# Eating at waxstock!



## 204driver (Aug 27, 2008)

As we all know spending money is Hungry work! Just wondering what there is food wise at the show? Is it just the catering unit on the floorplan or is there more outside? Just thinking of my belly!


----------



## Dodo Factory (Apr 11, 2007)

There will be three catering units there, strategically placed. They will cover off a wide range of food and snacks.
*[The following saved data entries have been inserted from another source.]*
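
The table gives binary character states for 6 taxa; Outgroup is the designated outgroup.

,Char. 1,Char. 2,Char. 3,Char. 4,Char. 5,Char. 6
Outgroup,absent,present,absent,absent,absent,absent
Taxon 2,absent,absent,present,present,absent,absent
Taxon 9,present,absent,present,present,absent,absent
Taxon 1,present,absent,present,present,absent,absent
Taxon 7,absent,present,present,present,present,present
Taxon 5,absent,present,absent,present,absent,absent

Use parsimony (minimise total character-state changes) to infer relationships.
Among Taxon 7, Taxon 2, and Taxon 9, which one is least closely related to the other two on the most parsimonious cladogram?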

Your belly won't be disappointed


----------



## Leemack (Mar 6, 2009)

Sod the food, wheres the bar


----------



## mdswente (Sep 24, 2010)

Your never far from a McHeart Attack...


----------



## Dodo Factory (Apr 11, 2007)

There's even a bar for Lee


----------



## Leemack (Mar 6, 2009)

Woo hoo 

Insert Party smiley here.....


----------



## The Doctor (Sep 11, 2007)

Luckily the bar looks to be next to our stand so not far to walk (or maybe crawl) for the next pint!!


----------



## Ross (Apr 25, 2007)

Don,t eat any wax or you could be 'waxing lyrical'


----------



## -Kev- (Oct 30, 2007)

are you planning to be standing up at all on sunday Lee?


----------



## Leemack (Mar 6, 2009)

For the first few hours yeah but as ive got help ill be nosey and hanging around the bar area - Ive already said it, networking Lol


----------



## -Kev- (Oct 30, 2007)

:lol:


----------